Mereka ini membawa agama Hindu dan kemudian agama Budha. Kedatangan orang-orang India
ke kawasan ini terutama terjadi ketika terjadinya arus angin dari India ke Barus pada bulan
November dan Desember. Pakar sejarah lainnya, Coomalaswamy menulis bahwa Sumatera adalah
kawasan yang paling awal menerima pendatang Hindu dan Budha beberapa masa sebelum Masehi.
Selepas itu, sejak abad ketiga masehi, transportasi perdagangan di Kepulauan Nusantara berada di
dalam kekuasaan orang-orang Cola dari India ini.
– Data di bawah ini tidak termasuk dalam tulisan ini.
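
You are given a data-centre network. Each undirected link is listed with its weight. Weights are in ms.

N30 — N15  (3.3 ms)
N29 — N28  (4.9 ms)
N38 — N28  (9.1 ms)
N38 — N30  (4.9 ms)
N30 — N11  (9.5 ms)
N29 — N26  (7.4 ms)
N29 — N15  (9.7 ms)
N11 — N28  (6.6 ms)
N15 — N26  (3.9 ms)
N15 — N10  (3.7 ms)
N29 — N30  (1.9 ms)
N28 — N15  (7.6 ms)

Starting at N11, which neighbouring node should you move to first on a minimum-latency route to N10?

Candidate routes:
N11–N28–N15–N10: 6.6+7.6+3.7 = 17.9
N11–N30–N15–N10: 9.5+3.3+3.7 = 16.5
Cheapest is N11–N30–N15–N10 at 16.5 ms.
So from N11 the first move is to N30.

N30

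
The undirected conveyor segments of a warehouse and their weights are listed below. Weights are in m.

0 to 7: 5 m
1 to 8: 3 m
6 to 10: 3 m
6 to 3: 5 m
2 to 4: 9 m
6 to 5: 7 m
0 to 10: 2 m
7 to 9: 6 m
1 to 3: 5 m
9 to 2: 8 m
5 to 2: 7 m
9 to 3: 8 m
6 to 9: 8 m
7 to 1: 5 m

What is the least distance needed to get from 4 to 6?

23 m

Running Dijkstra from 4:
4: 0
2: 9  (via 4)
5: 16  (via 2)
9: 17  (via 2)
6: 23  (via 5)
Shortest route: 4 → 2 → 5 → 6 = 23 m.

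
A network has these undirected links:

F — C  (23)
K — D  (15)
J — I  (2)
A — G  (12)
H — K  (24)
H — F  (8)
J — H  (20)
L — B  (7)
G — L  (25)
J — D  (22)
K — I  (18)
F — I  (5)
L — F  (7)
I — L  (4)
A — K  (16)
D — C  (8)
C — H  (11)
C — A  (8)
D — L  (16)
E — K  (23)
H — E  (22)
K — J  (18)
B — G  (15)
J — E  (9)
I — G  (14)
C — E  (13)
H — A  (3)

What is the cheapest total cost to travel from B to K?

29

Candidate routes:
B - L - I - J - K: 7+4+2+18 = 31
B - L - D - K: 7+16+15 = 38
B - L - F - I - K: 7+7+5+18 = 37
B - L - I - K: 7+4+18 = 29
Cheapest is B - L - I - K at 29.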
Namun kemudian pusat politis mereka di Tamil
dikuasai oleh orang Pallava, dan kemudian direbut kembali oleh orang Cola pada abad kesembilan.
Awalnya orang Pallava beragama Budha, namun kemudian masuk menjadi Hindu kembali. Pada
tahun 717 M. pendeta Tamil yang bernama Wajabodhi membawa aliran Tantraisme Mahayana
Budha ke kawasan Melayu, seperti yang dapat dikaji sejarahnya dari artefak candi di Padang
Lawas dan patung Adityawarman di Pagaruyung Minangkabau. Mereka juga membawa aksara
palawa. Selain itu ada juga orang India yang membawa agama Islam ke kawasan ini, terutama dari
Malabar yang bermazhab Syafi’i.
2.1 Asal-usul Bangsa Tamil dan Kebudayaannya di Medan
Berdasarkan kajian-kajian historis, orang Tamil merupakan rumpun bangsa Dravida.
Disebutkan bahwa bangsa Dravida mendiami negeri India kira-kira 100 tahun Sebelum Masehi.
Kulit mereka berwarna gelap (hitam). Kemudian kurang lebih 3.500 tahun yang lampau negeri itu
kedatangan bangsa dari Persia yang disebut bangsa Aria. Kedatangan mereka diperkirakan melalui
Barat Laut India, yaitu melalui Selat Khaibar. Bangsa Aria ini berkulit putih dan berbahasa
Sanskerta. Kemudian bangsa Aria menyerang bangsa Dravida dan berhasil menaklukkan bangsa
Dravida sehingga akhirnya bangsa Dravida terdesak ke sebelah selatan India.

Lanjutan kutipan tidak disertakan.